Do you think this is a widely held belief?

It's on the fringes, but you can find people who are very serious about it out there. They know their market, and they definitely plan for that sort of fear. There are all sorts of conspiracy theories around gold—that it's controlled by central banks or the market is manipulated or any number of different conspiracy theories. I think the odds of any of them being true aren't great.

What do you make of gold's most recent run-up ?

I think gold has behaved very interestingly in recent years, particularly during the crises. You historically think of gold as a great hedge when markets are going down, when there's a lot of risk and fear in the market, but that's not always true. It certainly wasn't true when the Lehman collapse happened in the fall [and] the gold price actually went down significantly. It's just a part of the same process of deleveraging that hit everything else at that time. My sense is that gold has some interesting correlations benefit over time, but it's certainly no do-all, end-all.

What are the differences between investing in these gold ETFs compared with other options, like investing in shares of gold mining companies?

It's a very different investing experience, that's for sure. Holding physical gold resonates with a lot of people. The idea of actually owning the gold resonates on kind of an emotional level. That's one thing. The gold mining funds often hedge movements in the price of gold so they're not so as wildly affected by gold prices as you might think. At the same time, like equities in general, the gold mining stocks are more volatile generally than gold. Some people like that volatility, which can at times seem to accentuate the movement of gold, so if gold moves the mining companies are moving even more.

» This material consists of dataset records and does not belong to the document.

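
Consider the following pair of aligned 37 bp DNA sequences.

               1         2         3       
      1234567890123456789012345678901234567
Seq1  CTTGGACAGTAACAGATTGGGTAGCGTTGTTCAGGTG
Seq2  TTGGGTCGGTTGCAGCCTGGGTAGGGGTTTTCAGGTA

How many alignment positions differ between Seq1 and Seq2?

Differing sites — 1:C/T; 3:T/G; 6:A/T; 8:A/G; 11:A/T; 12:A/G; 16:A/C; 17:T/C; 25:C/G; 27:T/G; 29:G/T; 37:G/A.
That gives 12 mismatches out of 37 aligned sites, so the Hamming distance is 12.

12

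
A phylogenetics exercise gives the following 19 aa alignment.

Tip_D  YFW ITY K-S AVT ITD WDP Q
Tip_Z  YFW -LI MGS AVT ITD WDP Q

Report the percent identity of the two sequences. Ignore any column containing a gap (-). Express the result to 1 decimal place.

Excluding the 2 gap columns leaves 17 comparable sites.
The sequences differ at positions 5 (T/L), 6 (Y/I), 7 (K/M).
14 of the 17 comparable sites match, so the percent identity is 14/17 × 100 = 82.4%.

82.4%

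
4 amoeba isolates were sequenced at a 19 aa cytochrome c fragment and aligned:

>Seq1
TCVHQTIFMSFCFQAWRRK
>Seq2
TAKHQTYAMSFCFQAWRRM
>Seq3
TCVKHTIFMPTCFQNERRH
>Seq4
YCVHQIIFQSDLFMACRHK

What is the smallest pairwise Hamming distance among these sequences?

Pairwise Hamming distances:
  Seq1 vs Seq2: 5
  Seq1 vs Seq3: 7
  Seq1 vs Seq4: 8
  Seq2 vs Seq3: 11
  Seq2 vs Seq4: 13
  Seq3 vs Seq4: 13
The smallest is 5, between Seq1 and Seq2.

5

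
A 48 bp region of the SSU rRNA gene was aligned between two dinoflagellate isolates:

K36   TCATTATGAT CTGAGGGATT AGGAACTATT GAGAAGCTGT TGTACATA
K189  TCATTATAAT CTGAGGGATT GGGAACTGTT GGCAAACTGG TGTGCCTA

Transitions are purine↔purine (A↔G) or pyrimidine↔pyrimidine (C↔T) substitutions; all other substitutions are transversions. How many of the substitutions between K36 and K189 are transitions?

The sequences differ at positions 8 (G/A, transition), 21 (A/G, transition), 28 (A/G, transition), 32 (A/G, transition), 33 (G/C, transversion), 36 (G/A, transition), 40 (T/G, transversion), 44 (A/G, transition), 46 (A/C, transversion).
Of the 9 differences, 6 transitions and 3 transversions, so the answer is 6.

6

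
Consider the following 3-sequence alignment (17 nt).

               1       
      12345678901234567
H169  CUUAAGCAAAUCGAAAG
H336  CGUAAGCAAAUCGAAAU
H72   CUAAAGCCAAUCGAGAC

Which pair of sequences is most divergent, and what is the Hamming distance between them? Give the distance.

5

Pairwise Hamming distances:
  H169 vs H336: 2
  H169 vs H72: 4
  H336 vs H72: 5
The largest is 5, between H336 and H72.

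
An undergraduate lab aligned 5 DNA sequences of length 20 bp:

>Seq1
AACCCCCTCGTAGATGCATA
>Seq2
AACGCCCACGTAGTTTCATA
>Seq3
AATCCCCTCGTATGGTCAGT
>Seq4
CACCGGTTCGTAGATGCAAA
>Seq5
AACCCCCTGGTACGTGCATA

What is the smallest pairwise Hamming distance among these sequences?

3

Pairwise Hamming distances:
  Seq1 vs Seq2: 4
  Seq1 vs Seq3: 7
  Seq1 vs Seq4: 5
  Seq1 vs Seq5: 3
  Seq2 vs Seq3: 8
  Seq2 vs Seq4: 9
  Seq2 vs Seq5: 6
  Seq3 vs Seq4: 11
  Seq3 vs Seq5: 7
  Seq4 vs Seq5: 8
The smallest is 3, between Seq1 and Seq5.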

What do you think the upside is for owning gold right now? It's hard to predict, but a lot of people see it as a solid investment hedge against inflation.

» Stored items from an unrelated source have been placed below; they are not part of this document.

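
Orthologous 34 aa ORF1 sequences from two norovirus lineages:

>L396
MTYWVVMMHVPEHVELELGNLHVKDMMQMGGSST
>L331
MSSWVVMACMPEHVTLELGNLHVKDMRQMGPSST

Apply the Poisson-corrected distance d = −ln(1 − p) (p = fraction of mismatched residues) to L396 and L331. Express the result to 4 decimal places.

Differing sites — 2:T/S; 3:Y/S; 8:M/A; 9:H/C; 10:V/M; 15:E/T; 27:M/R; 31:G/P.
p = 8/34 = 0.235294.
d = −ln(1 − 0.235294) = −ln(0.764706) = 0.2683.

0.2683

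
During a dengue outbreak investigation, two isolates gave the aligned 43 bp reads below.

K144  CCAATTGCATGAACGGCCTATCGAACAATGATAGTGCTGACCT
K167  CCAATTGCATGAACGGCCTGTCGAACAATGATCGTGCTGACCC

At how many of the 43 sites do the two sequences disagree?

3

Differing sites — 20:A/G; 33:A/C; 43:T/C.
That gives 3 mismatches out of 43 aligned sites, so the Hamming distance is 3.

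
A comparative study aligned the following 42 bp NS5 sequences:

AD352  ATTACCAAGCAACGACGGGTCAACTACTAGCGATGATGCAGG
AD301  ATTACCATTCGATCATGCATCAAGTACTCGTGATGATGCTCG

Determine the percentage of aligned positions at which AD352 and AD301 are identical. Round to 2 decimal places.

The sequences differ at positions 8 (A/T), 9 (G/T), 11 (A/G), 13 (C/T), 14 (G/C), 16 (C/T), 18 (G/C), 19 (G/A), 24 (C/G), 29 (A/C), 31 (C/T), 40 (A/T), 41 (G/C).
29 of the 42 sites match, so the percent identity is 29/42 × 100 = 69.05%.

69.05%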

A dollar-bearish environment is a gold-bullish environment. Fundamentally, that's it. If you believe that because the current administration is printing dollars in huge numbers, which they are, and spending money that we don't have, which they are, then that's going to drive an inflationary environment for gold specifically and commodities more generally, which are a good inflation hedge. Gold is at $1,000. How high is it going to go? There are people they say it's going to $3,000, $4,000, $5,000. . . . There are people who talked that way in the past, and gold went way, way, way down at a certain point, and it's come back up to a very high level, but it took a long time to get there. There were a lot of people who were sitting on gold at a low price for a long time. So it's hard to say what's going to happen. The current environment does look somewhat favorable to gold, but you have to be concerned when you're sitting at such a high level historically.

How should people use gold in their portfolios?

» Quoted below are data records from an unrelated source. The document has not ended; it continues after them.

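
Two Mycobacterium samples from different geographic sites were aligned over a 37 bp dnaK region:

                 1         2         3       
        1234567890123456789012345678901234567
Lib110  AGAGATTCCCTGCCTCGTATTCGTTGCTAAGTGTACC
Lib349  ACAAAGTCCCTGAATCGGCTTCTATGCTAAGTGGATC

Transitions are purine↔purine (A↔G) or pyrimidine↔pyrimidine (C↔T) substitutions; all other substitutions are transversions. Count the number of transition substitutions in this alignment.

Mismatches occur at site 2 (G→C, transversion), site 4 (G→A, transition), site 6 (T→G, transversion), site 13 (C→A, transversion), site 14 (C→A, transversion), site 18 (T→G, transversion), site 19 (A→C, transversion), site 23 (G→T, transversion), site 24 (T→A, transversion), site 34 (T→G, transversion), site 36 (C→T, transition).
Of the 11 differences, 2 transitions and 9 transversions, so the answer is 2.

2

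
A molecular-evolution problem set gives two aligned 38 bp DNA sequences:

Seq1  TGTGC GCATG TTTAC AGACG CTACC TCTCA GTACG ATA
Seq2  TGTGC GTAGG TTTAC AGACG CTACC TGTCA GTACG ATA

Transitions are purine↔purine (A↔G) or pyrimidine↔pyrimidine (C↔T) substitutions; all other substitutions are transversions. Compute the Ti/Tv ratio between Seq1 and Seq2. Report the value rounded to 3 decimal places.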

It depends on what you like. I wouldn't look at gold as a way to make earnings in the market. Gold to me is much more of a hedge against the potential of markets going down or a bad market environment. I think a lot of people sort of emotionally like gold. I wouldn't recommend putting huge percentages of your portfolio into gold . . . When you talk about commodities exposure in general you talk about levels of 5 percent or something like that, and I think gold fits into the category. . . . It's legit to own, and if you like it emotionally, then feel free to do that on the margin of your portfolio.

What about volatility? Where does gold rank?

People perceive gold to be to be extremely volatile in the same way people perceive currency fluctuations to be very volatile, but the reality is that the price movements are much, much less volatile than the price movements of stocks, for example. The stock market can drop 50 percent in a heartbeat. For gold to drop 50 percent—there's no way that happens overnight. So it's actually less volatile than equity markets. . . . Generally, the markets move up and down much more quickly, but gold can be stagnant for a long time. You just never know.